# How many people



## duckkilla (Feb 19, 2008)

How many people are diehards i am talking about putting your camp on your back leaving your truck and not coming back for a few days backpacking. I have been looking into it it sounds like fun and i am thinking of doing it i just want to see how many people actually do it not just hike all day and come back to camp at night. sleep up as high as you can get away from any road and any other people. Also how practical is it in utah how hard is it to find areas were you can hike 5 miles away from any road i have spent my life in utah mountians but i have never done something like this looking for some input.


----------



## suave300 (Sep 11, 2007)

I have done it only once, but I really want to do it again. It was a blast. We all love being in the outdoors so much that you might as well sleep on the mountain as well. I honestly want to do it again. It was fun waking up in the morning and already being right by where you can hunt. Especially since your body is fresh and rested, and ready for a fun day of hunting. It's highly recommended!


----------



## [email protected] (Feb 19, 2008)

It's _the_ way to go IMO.
It takes planning and conditioning but that's a lot of the fun.


----------



## jhunter (Dec 14, 2007)

I have really wanted to try this as well. But I am wondering just how much conditioning I will need before I hit the trail. My big gut is suggesting alot!


----------



## [email protected] (Feb 19, 2008)

Hit some of the many trails on the Front and they'll letchya know how much conditioning you need :shock:


----------



## Riverrat77 (Sep 7, 2007)

I can't afford to get that far away from the roads.... I only have a weekend to get my butt back to town. :lol: It does sound appealing though and I think there are some very nasty, critter covered places within an hour or so of SL that you could go and find some solitude.... I know of at least three where I'll be hunting this year. 8) I'm starting to go soft in the middle, but still active and I can get to where I need to be. If you're even reasonably in shape, you should be able to get up high enough and far enough away from most other folks to have a good time if solitude is what you're after.


----------



## Treehugnhuntr (Sep 7, 2007)

> As for areas like this in Utah - there are plenty - you just have to find the areas that look good for your type of *humping* and make a plan from there.

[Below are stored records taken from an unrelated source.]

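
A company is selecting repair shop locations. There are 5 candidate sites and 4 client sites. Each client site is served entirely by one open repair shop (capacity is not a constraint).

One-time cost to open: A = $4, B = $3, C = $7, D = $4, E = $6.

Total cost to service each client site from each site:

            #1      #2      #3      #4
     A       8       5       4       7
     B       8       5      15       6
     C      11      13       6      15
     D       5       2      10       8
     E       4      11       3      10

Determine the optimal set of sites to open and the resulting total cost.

For any fixed open set, each client site goes to its cheapest open site; total = fixed + service.
{A, D}: #1→D 5, #2→D 2, #3→A 4, #4→A 7. Service 18; fixed 8; total 26.
{B, E}: #1→E 4, #2→B 5, #3→E 3, #4→B 6. Service 18; fixed 9; total 27.
{D, E}: service 17 + fixed 10 = 27
{A, B, C, D, E}: service 15 + fixed 24 = 39
No other subset beats 26.

Open A and D; minimum total cost 26.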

The only bad places I can think of are a poison oak patch, or maybe a windy beach. -BaHa!-


----------



## jhunter (Dec 14, 2007)

[email protected] said:


> Hit some of the many trails on the Front and they'll letchya know how much conditioning you need :shock:


Ya the last time I hit them trails I got up on top and then cried all the way back to the truck. First because of the buck I missed.(the pain) Second because of the buck I watched elude two other guys.(tears of laughter)Third because of how bad I hurt when I started back to the truck.(intense pain) Thats a lot of conditioning for me.


----------



## fixed blade XC-3 (Sep 11, 2007)

I'm going to be doing it this year. I got set up for christmas. Pack, lightweight gear. Water filtration system.


----------



## InvaderZim (Sep 7, 2007)

I'm hard as a chinese sailor.

and manly too...

:wink:


----------



## proutdoors (Sep 24, 2007)

I prefer using a ultralight, marking the beasts location, then surrounding it with my posse, and giving the animal no chance of escape. :shock:


----------



## callofthewild (Sep 7, 2007)

proutdoors said:


> I prefer using a ultralight, marking the beasts location, then surrounding it with my posse, and giving the animal no chance of escape. :shock:


that is exactly why i joined forces you this year brother. :lol:


----------



## Finnegan (Sep 7, 2007)

There was a day when I enjoyed roughing it. Never packed on my back, though. That's what a horse is for. My concern is being able to get an animal out in the heat. With a little care and common sense, you can always get the meat out before it spoils. But that doesn't necessarily guarantee it will be good eating.

I've grown soft these days. Nothing beats a good meal and a comfy bed at the end of a hard day of hunting.

Still, it seems to hold true that it's the nasty, hard-time hunts that seem to make the sweetest memories...you know, those times when you wonder what you were thinking and how the heck you ever got yourself into the situation. They definitely make the best stories.


----------



## north slope (Sep 8, 2007)

duckkilla said:


> How many people are diehards i am talking about putting your camp on your back leaving your truck and not coming back for a few days backpacking. I have been looking into it it sounds like fun and i am thinking of doing it i just want to see how many people actually do it not just hike all day and come back to camp at night. sleep up as high as you can get away from any road and any other people. Also how practical is it in utah how hard is it to find areas were you can hike 5 miles away from any road i have spent my life in utah mountians but i have never done something like this looking for some input.


Is there any other way? I would rather sleep on the dirt than in my own bed!


----------



## HardCore (Apr 6, 2008)

I've done it for a number of years now, and have to say that while it is rewarding, you have to spend a couple years just to get your conditioning where you want it, learning the area, and what kind of gear is best for the area. My first two years doing it was a lot of "paying dues"....which is never fun....but it always beats going to work! Happy hunting.


----------